“Hey, how’s it going?” “Good! How are you?” “Good!” …
“Sorry” is the most over-used word in my vocabulary. A few months ago, somebody told me I say “sorry” too much, and I immediately apologized. Now, I’ve broken it down, and there are two kinds of apologies that aren’t actually apologies.
- Things we feel bad about, but did not have control over.
In order for an apology to be meaningful, it has to satisfy both of these criteria: you have to be responsible for what happened, and you have to regret what you did. If not, you are saturating the market with meaningless apologies. The one thing I actually understand about Economics is that when there’s an excessive supply of something, the value of that good decreases. Another Peddie teacher told me about an apology email she received from a student last term, I’m going to read it to you, get ready, because it’ll be over before you know what hit you:
“Sorry about sleeping in class today (DNO)”
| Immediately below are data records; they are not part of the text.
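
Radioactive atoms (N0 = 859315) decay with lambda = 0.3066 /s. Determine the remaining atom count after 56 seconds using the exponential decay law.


N = N0 * exp(-lambda * t)
N = 859315 * exp(-0.3066 * 56)
N = 0.030025

0.030025


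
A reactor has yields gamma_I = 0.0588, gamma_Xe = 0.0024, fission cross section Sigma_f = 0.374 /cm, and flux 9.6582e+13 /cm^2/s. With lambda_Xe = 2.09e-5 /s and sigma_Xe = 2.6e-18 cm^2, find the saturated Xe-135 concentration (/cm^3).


Xe_eq = (gamma_I + gamma_Xe) * Sigma_f * phi / (lambda_Xe + sigma_Xe * phi)
Numerator = (0.0588 + 0.0024) * 0.374 * 9.6582e+13 = 2.210646e+12
Denominator = 2.09e-5 + 2.6e-18 * 9.6582e+13 = 2.720132e-04
Xe_eq = 2.210646e+12 / 2.720132e-04 = 8.1270e+15 /cm^3

8.1270e+15


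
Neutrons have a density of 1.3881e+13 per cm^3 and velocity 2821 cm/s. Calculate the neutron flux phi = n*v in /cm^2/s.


phi = n * v
phi = 1.3881e+13 * 2821
phi = 3.9158e+16 /cm^2/s

3.9158e+16


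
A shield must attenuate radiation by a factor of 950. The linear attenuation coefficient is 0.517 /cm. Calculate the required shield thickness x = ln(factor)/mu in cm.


x = ln(factor) / mu
x = ln(950) / 0.517
x = 13.262 cm

13.262


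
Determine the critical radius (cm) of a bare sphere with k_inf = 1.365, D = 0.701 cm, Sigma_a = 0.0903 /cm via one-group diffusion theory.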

If we were playing The Price is Right right now, how much would that apology be worth to you? Sorry about sleeping in class, DNO - you just decreased the value of your apology.
In this way, words are similar to currency. We can manufacture as many of them as we want, but we need to remember – inflation applies. If you need a visual, think of Germany in the 1920s. They printed all this money to bail the country out of debt, and it became so worthless that people started using it as wallpaper, kindling, and toilet paper. It seems like a stupidly easy solution, but you can’t just print more money, and you can’t just say more “sorrys.” The real solution is to save your apologies for when you really mean it.
This idea leads us to Number two: Promises.
A lot of the talks you hear in this room are about saying “yes.” Just like groundhogs and robins, you’ll know it’s spring when nostalgic seniors start climbing up here to remind you, Peddie is an incredible place, take advantage of every opportunity, Carpe Diem… and they’re right. But the less glamorous flipside that doesn’t get talked about nearly as much is that it’s also important to learn how to say no to stuff.